Черное сердце | страница 34



Вот, увидел.

Исполин-молот взлетает к потолку. Я взлетаю вместе с молотом. Не потолок – небо: вихрится тучами, полыхает зарницами. Гром! Молния! Молот рушится на наковальню, на Мотылька. Конь визжит. Я крепче обнимаю его за шею. Я – бесплотный невидимка – смотрю, как молот крушит плоть и кости Мотылька.

Я лечу. Лечу под грозовым небом, над сталью бесноватых волн Муус-Кудулу. Я в седле. Три Юрюна, три Мотылька. На утесе, в Кузне, над морем. Кто настоящий? Прошлый? Будущий?! Кузня – утес – полет: прошлое, настоящее и будущее! Мы не объедем залив, мы его перелетим!

Молот трудится. Надвигается темный берег, изрезанный устьями рек. Грохот прибоя. Лязг железа. Мотылек ржет в небе. Ржет в Кузне. Храпит у меня над ухом. Неужели иначе – никак?! Мой конь, почему ты должен снова пережить боль и ужас?!

Никак, храпит Мотылек. Иначе ничего не выйдет.

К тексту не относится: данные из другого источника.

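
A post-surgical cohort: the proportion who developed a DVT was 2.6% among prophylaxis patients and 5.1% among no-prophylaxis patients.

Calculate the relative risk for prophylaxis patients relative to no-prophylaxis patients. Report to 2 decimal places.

RR = 0.02600 / 0.05100 = 0.51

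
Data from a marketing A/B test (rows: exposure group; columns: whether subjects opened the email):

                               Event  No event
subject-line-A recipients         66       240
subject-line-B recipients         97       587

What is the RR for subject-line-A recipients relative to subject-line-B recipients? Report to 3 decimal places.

RR: 1.521

risk, subject-line-A recipients = 66/306 = 0.2157
risk, subject-line-B recipients = 97/684 = 0.1418
RR = 0.2157 / 0.1418 = 1.521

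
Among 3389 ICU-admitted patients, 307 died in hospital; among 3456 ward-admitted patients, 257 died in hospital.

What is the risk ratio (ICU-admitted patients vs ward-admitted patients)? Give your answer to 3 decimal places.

risk, ICU-admitted patients = 307/3389 = 0.0906
risk, ward-admitted patients = 257/3456 = 0.0744
RR = 0.0906 / 0.0744 = 1.218

RR ≈ 1.218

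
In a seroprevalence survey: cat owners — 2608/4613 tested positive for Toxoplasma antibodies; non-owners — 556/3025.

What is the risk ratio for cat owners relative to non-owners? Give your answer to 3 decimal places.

RR = 3.076

risk, cat owners = 2608/4613 = 0.5654
risk, non-owners = 556/3025 = 0.1838
RR = 0.5654 / 0.1838 = 3.076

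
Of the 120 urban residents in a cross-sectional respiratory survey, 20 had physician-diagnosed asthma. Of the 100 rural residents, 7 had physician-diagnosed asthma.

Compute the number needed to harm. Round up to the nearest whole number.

risk, urban residents = 20/120 = 0.166667
risk, rural residents = 7/100 = 0.070000
absolute risk difference = 0.096667
1 / 0.096667 = 10.345 → round up → 11

NNH: 11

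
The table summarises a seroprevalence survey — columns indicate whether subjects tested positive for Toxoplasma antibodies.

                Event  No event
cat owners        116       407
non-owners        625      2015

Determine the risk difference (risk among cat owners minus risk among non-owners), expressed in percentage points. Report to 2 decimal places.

risk, cat owners = 116/523 = 0.2218
risk, non-owners = 625/2640 = 0.2367
risk difference = 0.2218 − 0.2367 = -0.0149 → -1.49 percentage points

-1.49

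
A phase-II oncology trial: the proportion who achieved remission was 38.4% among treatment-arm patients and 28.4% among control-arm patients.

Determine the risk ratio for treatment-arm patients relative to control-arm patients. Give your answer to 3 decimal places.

RR = 0.3840 / 0.2840 = 1.352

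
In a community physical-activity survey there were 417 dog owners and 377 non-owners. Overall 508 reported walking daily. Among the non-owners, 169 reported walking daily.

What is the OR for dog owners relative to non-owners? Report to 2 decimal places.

5.35

dog owners with the outcome: 508 − 169 = 339
dog owners without the outcome: 417 − 339 = 78
non-owners without the outcome: 377 − 169 = 208
odds, dog owners = 339/78 = 4.3462
odds, non-owners = 169/208 = 0.8125
OR = 4.3462 / 0.8125 = 5.35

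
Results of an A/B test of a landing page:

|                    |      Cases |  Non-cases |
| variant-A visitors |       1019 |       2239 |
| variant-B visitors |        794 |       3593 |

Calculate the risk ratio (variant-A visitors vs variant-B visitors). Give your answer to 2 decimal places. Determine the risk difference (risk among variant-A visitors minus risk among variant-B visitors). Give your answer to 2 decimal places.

risk, variant-A visitors = 1019/3258 = 0.3128
risk, variant-B visitors = 794/4387 = 0.1810
RR = 0.3128 / 0.1810 = 1.73
risk difference = 0.3128 − 0.1810 = 0.13

RR = 1.73; RD = 0.13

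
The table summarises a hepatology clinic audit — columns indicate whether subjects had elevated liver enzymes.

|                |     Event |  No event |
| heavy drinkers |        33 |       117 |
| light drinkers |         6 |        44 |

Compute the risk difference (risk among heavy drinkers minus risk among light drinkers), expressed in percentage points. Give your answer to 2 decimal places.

10.00

risk, heavy drinkers = 33/150 = 0.2200
risk, light drinkers = 6/50 = 0.1200
risk difference = 0.2200 − 0.1200 = 0.1000 → 10.00 percentage points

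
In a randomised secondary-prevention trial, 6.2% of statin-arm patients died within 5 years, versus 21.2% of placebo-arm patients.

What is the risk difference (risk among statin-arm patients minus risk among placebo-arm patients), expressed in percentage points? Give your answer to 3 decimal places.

RD = -15.000

risk difference = 0.0620 − 0.2120 = -0.1500 → -15.000 percentage points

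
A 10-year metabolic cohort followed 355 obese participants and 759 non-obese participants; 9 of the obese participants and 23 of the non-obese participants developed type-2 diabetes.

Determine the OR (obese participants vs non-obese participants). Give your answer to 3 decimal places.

OR = (9 × 736) / (346 × 23) = 6624/7958 ≈ 0.832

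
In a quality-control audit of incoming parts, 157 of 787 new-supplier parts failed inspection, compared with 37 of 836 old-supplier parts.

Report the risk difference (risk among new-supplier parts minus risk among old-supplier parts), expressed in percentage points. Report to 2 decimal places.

risk, new-supplier parts = 157/787 = 0.19949
risk, old-supplier parts = 37/836 = 0.04426
risk difference = 0.19949 − 0.04426 = 0.15523 → 15.52 percentage points

RD ≈ 15.52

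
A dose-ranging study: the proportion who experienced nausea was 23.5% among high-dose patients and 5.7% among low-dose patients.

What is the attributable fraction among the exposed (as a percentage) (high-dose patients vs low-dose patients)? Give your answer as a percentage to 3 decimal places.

AR% = (0.2350 − 0.0570) / 0.2350 = 0.7574 → 75.745%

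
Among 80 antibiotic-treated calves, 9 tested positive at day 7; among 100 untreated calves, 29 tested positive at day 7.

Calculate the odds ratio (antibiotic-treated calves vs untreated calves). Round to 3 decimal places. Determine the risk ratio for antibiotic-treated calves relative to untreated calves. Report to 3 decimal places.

odds, antibiotic-treated calves = 9/71 = 0.1268
odds, untreated calves = 29/71 = 0.4085
OR = 0.1268 / 0.4085 = 0.310
risk, antibiotic-treated calves = 9/80 = 0.1125
risk, untreated calves = 29/100 = 0.2900
RR = 0.1125 / 0.2900 = 0.388

OR = 0.310; RR = 0.388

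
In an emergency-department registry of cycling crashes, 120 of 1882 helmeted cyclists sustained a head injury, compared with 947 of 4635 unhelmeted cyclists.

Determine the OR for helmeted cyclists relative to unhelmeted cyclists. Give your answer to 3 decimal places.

OR = (120 × 3688) / (1762 × 947) = 442560/1668614 ≈ 0.265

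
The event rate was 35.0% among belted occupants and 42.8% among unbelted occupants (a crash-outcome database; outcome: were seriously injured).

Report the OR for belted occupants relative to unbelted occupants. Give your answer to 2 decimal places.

OR ≈ 0.72

odds, belted occupants = 0.3500/0.6500 = 0.5385
odds, unbelted occupants = 0.4280/0.5720 = 0.7483
OR = 0.5385 / 0.7483 = 0.72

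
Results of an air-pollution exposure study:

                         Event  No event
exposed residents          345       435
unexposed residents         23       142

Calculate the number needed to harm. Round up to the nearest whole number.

risk, exposed residents = 345/780 = 0.442308
risk, unexposed residents = 23/165 = 0.139394
absolute risk difference = 0.302914
1 / 0.302914 = 3.301 → round up → 4

4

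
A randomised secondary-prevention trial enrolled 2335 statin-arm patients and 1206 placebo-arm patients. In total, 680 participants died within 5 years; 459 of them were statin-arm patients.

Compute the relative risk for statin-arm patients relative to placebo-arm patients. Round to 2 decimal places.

statin-arm patients without the outcome: 2335 − 459 = 1876
placebo-arm patients with the outcome: 680 − 459 = 221
placebo-arm patients without the outcome: 1206 − 221 = 985
risk, statin-arm patients = 459/2335 = 0.1966
risk, placebo-arm patients = 221/1206 = 0.1833
RR = 0.1966 / 0.1833 = 1.07

RR: 1.07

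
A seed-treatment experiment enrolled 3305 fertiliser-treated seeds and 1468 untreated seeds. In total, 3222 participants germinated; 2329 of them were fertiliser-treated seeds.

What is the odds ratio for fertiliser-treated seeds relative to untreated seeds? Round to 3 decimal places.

fertiliser-treated seeds without the outcome: 3305 − 2329 = 976
untreated seeds with the outcome: 3222 − 2329 = 893
untreated seeds without the outcome: 1468 − 893 = 575
OR = (2329 × 575) / (976 × 893) = 1339175/871568 ≈ 1.537

OR ≈ 1.537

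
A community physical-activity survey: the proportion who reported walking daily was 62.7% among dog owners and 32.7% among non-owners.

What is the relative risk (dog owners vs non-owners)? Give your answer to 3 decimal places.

RR = 0.6270 / 0.3270 = 1.917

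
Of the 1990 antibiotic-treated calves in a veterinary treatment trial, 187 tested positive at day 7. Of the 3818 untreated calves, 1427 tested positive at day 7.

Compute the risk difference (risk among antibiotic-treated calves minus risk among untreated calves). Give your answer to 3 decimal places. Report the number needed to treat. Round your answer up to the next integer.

risk, antibiotic-treated calves = 187/1990 = 0.0940
risk, untreated calves = 1427/3818 = 0.3738
risk difference = 0.0940 − 0.3738 = -0.280
absolute risk difference = 0.279786
1 / 0.279786 = 3.574 → round up → 4

RD = -0.280; NNT = 4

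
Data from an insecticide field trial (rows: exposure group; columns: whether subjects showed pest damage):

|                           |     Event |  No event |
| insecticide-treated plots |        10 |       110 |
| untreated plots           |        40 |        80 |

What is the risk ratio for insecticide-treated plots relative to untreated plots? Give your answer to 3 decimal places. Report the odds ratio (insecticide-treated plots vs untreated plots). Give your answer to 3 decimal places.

risk, insecticide-treated plots = 10/120 = 0.0833
risk, untreated plots = 40/120 = 0.3333
RR = 0.0833 / 0.3333 = 0.250
odds, insecticide-treated plots = 10/110 = 0.0909
odds, untreated plots = 40/80 = 0.5000
OR = 0.0909 / 0.5000 = 0.182

RR = 0.250; OR = 0.182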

Море остается позади. Внизу громоздятся серые валуны. Впереди вздымаются пестрые горы. Скачем? Летим? Пылает горн. Под ударами молота шкура Мотылька лопается. Вместо белых костей и красного мяса наружу проступает блестящий металл. Сумрачные склоны покрыла увядшая трава. Частоколом замер обугленный, мертвый лес-сухостой. Мастер Кытай берет молоток поменьше. На лице кузнеца играют отсветы пламени. Горн? Море? Пенится, бурлит река. Над водой нависли заросли ивняка. На высоком берегу, на зеленом лугу – нарядная юрта. Полог откидывается…

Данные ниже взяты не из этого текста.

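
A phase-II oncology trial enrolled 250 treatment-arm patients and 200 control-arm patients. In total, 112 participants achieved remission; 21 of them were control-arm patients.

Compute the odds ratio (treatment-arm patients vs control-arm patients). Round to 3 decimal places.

treatment-arm patients with the outcome: 112 − 21 = 91
treatment-arm patients without the outcome: 250 − 91 = 159
control-arm patients without the outcome: 200 − 21 = 179
OR = (91 × 179) / (159 × 21) = 16289/3339 ≈ 4.878

4.878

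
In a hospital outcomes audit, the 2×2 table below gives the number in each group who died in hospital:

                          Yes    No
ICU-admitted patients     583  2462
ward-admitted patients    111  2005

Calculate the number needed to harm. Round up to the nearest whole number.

8

risk, ICU-admitted patients = 583/3045 = 0.191461
risk, ward-admitted patients = 111/2116 = 0.052457
absolute risk difference = 0.139004
1 / 0.139004 = 7.194 → round up → 8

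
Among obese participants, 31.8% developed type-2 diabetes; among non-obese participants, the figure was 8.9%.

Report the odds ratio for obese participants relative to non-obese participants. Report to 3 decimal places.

OR ≈ 4.773

odds, obese participants = 0.3180/0.6820 = 0.4663
odds, non-obese participants = 0.0890/0.9110 = 0.0977
OR = 0.4663 / 0.0977 = 4.773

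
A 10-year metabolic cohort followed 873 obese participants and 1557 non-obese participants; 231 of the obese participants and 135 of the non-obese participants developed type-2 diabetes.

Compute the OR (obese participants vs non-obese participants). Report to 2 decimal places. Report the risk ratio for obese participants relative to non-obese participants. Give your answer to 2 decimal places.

OR = 3.79; RR = 3.05

OR = (231 × 1422) / (642 × 135) = 328482/86670 ≈ 3.79
risk, obese participants = 231/873 = 0.2646
risk, non-obese participants = 135/1557 = 0.0867
RR = 0.2646 / 0.0867 = 3.05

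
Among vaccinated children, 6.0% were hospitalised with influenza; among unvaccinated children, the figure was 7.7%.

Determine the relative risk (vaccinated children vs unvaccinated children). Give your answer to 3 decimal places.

RR = 0.0600 / 0.0770 = 0.779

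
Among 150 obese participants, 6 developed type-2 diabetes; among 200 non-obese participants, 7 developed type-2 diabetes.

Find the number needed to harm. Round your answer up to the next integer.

200

risk, obese participants = 6/150 = 0.040000
risk, non-obese participants = 7/200 = 0.035000
absolute risk difference = 0.005000
1 / 0.005000 = 200.000 → round up → 200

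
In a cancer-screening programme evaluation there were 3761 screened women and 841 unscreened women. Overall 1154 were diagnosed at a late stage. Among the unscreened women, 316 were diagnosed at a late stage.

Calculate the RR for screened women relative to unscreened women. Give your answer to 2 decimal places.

0.59

screened women with the outcome: 1154 − 316 = 838
screened women without the outcome: 3761 − 838 = 2923
unscreened women without the outcome: 841 − 316 = 525
risk, screened women = 838/3761 = 0.2228
risk, unscreened women = 316/841 = 0.3757
RR = 0.2228 / 0.3757 = 0.59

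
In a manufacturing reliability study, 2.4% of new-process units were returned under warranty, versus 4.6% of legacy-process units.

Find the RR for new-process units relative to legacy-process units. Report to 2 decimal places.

RR = 0.02400 / 0.04600 = 0.52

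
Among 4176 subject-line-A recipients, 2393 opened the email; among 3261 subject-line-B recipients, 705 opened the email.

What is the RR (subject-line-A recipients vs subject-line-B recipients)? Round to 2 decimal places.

RR: 2.65

risk, subject-line-A recipients = 2393/4176 = 0.5730
risk, subject-line-B recipients = 705/3261 = 0.2162
RR = 0.5730 / 0.2162 = 2.65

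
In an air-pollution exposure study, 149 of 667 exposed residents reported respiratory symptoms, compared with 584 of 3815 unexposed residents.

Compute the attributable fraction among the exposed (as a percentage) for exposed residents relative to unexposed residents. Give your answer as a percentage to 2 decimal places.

31.47%

risk, exposed residents = 149/667 = 0.2234
risk, unexposed residents = 584/3815 = 0.1531
AR% = (0.2234 − 0.1531) / 0.2234 = 0.3147 → 31.47%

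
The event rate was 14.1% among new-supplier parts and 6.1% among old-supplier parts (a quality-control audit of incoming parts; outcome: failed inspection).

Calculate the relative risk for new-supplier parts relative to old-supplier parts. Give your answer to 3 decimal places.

RR = 0.1410 / 0.0610 = 2.311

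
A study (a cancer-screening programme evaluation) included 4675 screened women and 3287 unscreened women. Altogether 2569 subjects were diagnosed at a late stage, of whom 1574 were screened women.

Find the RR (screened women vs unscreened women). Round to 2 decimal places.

1.11

screened women without the outcome: 4675 − 1574 = 3101
unscreened women with the outcome: 2569 − 1574 = 995
unscreened women without the outcome: 3287 − 995 = 2292
risk, screened women = 1574/4675 = 0.3367
risk, unscreened women = 995/3287 = 0.3027
RR = 0.3367 / 0.3027 = 1.11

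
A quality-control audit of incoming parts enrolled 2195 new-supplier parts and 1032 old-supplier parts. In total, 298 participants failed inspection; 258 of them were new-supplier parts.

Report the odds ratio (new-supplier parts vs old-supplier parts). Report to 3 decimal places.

OR = 3.303

new-supplier parts without the outcome: 2195 − 258 = 1937
old-supplier parts with the outcome: 298 − 258 = 40
old-supplier parts without the outcome: 1032 − 40 = 992
OR = (258 × 992) / (1937 × 40) = 255936/77480 ≈ 3.303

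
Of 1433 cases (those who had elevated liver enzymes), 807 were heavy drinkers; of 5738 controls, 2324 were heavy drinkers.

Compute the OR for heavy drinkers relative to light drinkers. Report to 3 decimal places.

OR = (807 × 3414) / (2324 × 626) = 2755098/1454824 ≈ 1.894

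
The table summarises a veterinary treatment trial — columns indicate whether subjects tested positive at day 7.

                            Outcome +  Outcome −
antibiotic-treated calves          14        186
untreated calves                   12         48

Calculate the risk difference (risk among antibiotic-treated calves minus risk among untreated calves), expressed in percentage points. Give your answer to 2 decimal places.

RD = -13.00

risk, antibiotic-treated calves = 14/200 = 0.0700
risk, untreated calves = 12/60 = 0.2000
risk difference = 0.0700 − 0.2000 = -0.1300 → -13.00 percentage points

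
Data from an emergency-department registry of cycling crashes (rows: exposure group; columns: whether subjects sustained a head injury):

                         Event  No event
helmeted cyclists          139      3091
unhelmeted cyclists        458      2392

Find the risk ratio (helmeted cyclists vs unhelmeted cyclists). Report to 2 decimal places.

RR ≈ 0.27

risk, helmeted cyclists = 139/3230 = 0.04303
risk, unhelmeted cyclists = 458/2850 = 0.16070
RR = 0.04303 / 0.16070 = 0.27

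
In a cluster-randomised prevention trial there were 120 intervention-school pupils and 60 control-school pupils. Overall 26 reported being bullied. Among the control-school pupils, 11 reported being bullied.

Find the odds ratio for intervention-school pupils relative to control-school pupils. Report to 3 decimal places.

OR ≈ 0.636

intervention-school pupils with the outcome: 26 − 11 = 15
intervention-school pupils without the outcome: 120 − 15 = 105
control-school pupils without the outcome: 60 − 11 = 49
OR = (15 × 49) / (105 × 11) = 735/1155 ≈ 0.636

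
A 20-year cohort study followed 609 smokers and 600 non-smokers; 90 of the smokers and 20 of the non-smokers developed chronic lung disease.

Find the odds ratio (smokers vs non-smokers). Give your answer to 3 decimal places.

odds, smokers = 90/519 = 0.17341
odds, non-smokers = 20/580 = 0.03448
OR = 0.17341 / 0.03448 = 5.029

5.029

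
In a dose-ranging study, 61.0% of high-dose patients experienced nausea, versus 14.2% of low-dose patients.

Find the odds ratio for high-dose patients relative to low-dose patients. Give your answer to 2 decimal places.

OR: 9.45

odds, high-dose patients = 0.6100/0.3900 = 1.5641
odds, low-dose patients = 0.1420/0.8580 = 0.1655
OR = 1.5641 / 0.1655 = 9.45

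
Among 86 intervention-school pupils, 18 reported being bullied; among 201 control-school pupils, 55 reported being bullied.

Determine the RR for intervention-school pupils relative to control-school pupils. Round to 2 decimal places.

risk, intervention-school pupils = 18/86 = 0.2093
risk, control-school pupils = 55/201 = 0.2736
RR = 0.2093 / 0.2736 = 0.76

RR: 0.76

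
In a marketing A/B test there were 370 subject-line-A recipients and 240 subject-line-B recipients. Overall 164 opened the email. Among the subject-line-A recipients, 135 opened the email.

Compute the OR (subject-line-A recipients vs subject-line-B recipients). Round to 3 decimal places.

OR ≈ 4.180

subject-line-A recipients without the outcome: 370 − 135 = 235
subject-line-B recipients with the outcome: 164 − 135 = 29
subject-line-B recipients without the outcome: 240 − 29 = 211
OR = (135 × 211) / (235 × 29) = 28485/6815 ≈ 4.180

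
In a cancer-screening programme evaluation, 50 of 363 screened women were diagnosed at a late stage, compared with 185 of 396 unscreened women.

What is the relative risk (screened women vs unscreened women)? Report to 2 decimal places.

risk, screened women = 50/363 = 0.1377
risk, unscreened women = 185/396 = 0.4672
RR = 0.1377 / 0.4672 = 0.29

0.29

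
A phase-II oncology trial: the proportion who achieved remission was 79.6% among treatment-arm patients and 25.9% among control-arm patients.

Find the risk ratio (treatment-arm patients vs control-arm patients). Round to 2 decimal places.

RR = 0.7960 / 0.2590 = 3.07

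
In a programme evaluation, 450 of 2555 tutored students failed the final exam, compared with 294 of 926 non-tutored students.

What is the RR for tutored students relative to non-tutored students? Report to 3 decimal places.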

Падаю, падаю – во мрак, в бездну Елю-Чёркёчёх! Где ты, добрая нянюшка Бёгё-Люкэн? Встречай! Мотылек ослаб, у него нет сил лететь со всадником на спине. Падаем вместе. Правое ухо коня мерцает тусклым серебром, дергается. Что в нем? Запускаю руку внутрь. Под пальцами – живое, теплое, пушистое. Птенец!

Орленок.

…стою на утесе. В руке трепыхается птенец. Разевает клюв, пищит; растет – не удержать. Да уймись ты! В сказках, помню, волшебных тварей следовало охаживать плетью – тогда сделают, что попросишь.

У меня есть плеть!

Держу. Хлещу. Будешь меня слушаться?! Будешь?! Птенец большой. Большой. Очень большой. Врешь, не вырвешься! Писк превращается в гортанный клекот. В глотке птенца – да какой ты птенец?! орёл! орлище! – лязгает. С противным скрипом орёл-орлище распахивает клюв: шире, еще шире. Проглотить меня надумал? В эдакую прорву я и верхом въеду!

Орёл замирает. Кажется, даже не дышит. Вместо нежного пуха тело орла покрывают жесткие серо-черные перья. На ощупь они твердые, как гранит. Окаменел, что ли? Заглядываю в разинутый настежь клюв.